This article originally appeared on More Minimal. It is reprinted here in archive form.
One of the toughest things about decluttering our lives is just finding a place to get started. If you’re like most people, you are probably so crowded that the task seems impossible.
Which is why it pays to start small, with bite-size projects that produce results you’ll be able to see, but are limited in scope. It’s also smart to get right after those close-at-hand storage areas where clutter accumulates fastest. Here are five likely prospects that shouldn’t take more than an hour apiece. Begin by disposing of undue sentiment, set aside an afternoon, and let’s get more minimal!
Kitchen storage cabinets
Count the number of people you could comfortably seat for dining in your home. If you have a table for four and two TV trays, the total is six. This is the number of place settings you really need (six dinner plates, six mugs or teacups, six drink tumblers, six silverware settings, etc.). Dispose of the rest. If you entertain using outdoor furniture, keep extra settings for this purpose — but box them between seasons.

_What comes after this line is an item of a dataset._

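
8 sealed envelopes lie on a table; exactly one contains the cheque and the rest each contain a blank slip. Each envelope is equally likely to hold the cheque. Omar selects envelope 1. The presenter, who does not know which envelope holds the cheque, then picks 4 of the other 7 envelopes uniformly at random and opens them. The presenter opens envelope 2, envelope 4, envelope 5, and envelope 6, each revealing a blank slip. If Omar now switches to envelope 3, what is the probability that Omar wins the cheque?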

Most people cram them until there’s no room left, or until the shelf literally bends under the load. We’re going to leave a third of each shelf empty. Start by removing any knickknack you haven’t touched in two years (or any which no longer please you). Do the same with books unread in the last five years. Repeat the process with more frequently used items until you have your space. The tops of free-standing shelves are for decorations, not things you wish to store. Dispose of what you’ve taken down and get the dust rag!
We’re going to create space on a third of each shelf here, too. Dispose of any boxed items older than a year (in other words, anything stale or that you’re unlikely to actually eat). Food is always the last thing to go, and you can make space by committing less-frequently consumed items to next week’s menu. Remove kitchen gadgets, appliances, pans, or knickknacks you haven’t used in five years. Repeat the process with more frequently used items until you have your space.
Here’s a popular general dumping ground for things which should have more permanent places. Your fridge top is poor storage space, being impossible to clean and sort — and pushing something down the back by mistake can be really frustrating. So this is easy: Take everything down. Toss or recycle the obvious trash, then find shelves for everything you need and have room to store. Dispose of whatever is left. Reserve the top of your fridge for one or two decorations too large to fall behind the appliance, and not heavy enough to hurt people or pets if there should be a tumble.
Once again, we’re looking for at least a third empty space on shelves and clothing racks. Start by removing any item that doesn’t fit, or you’d no longer wear. Then — beginning with clothes you’ve not worn in the last two seasons — create your hanging space. Use the same process for closet shelving that we used for free-standing shelves, keeping in mind that decorations stored in a closet are clutter, not decorations. Guys: Dump the ugly ties, even the one she gave you. Ladies: You’ve got some extra shoes, don’t you? Of course. Thin them out. Do not allow floor storage to reach the bottom of your clothing.
A word about “disposing’”of things: Obviously, there are better alternatives to taking things down to the curb. Since we’re decluttering, we’ll assume disposing of something means getting it out of the house. Resell, give away, or donate what you can — then recycle the rest. Enjoy having a little storage space ready for the next phase in your organizational renaissance!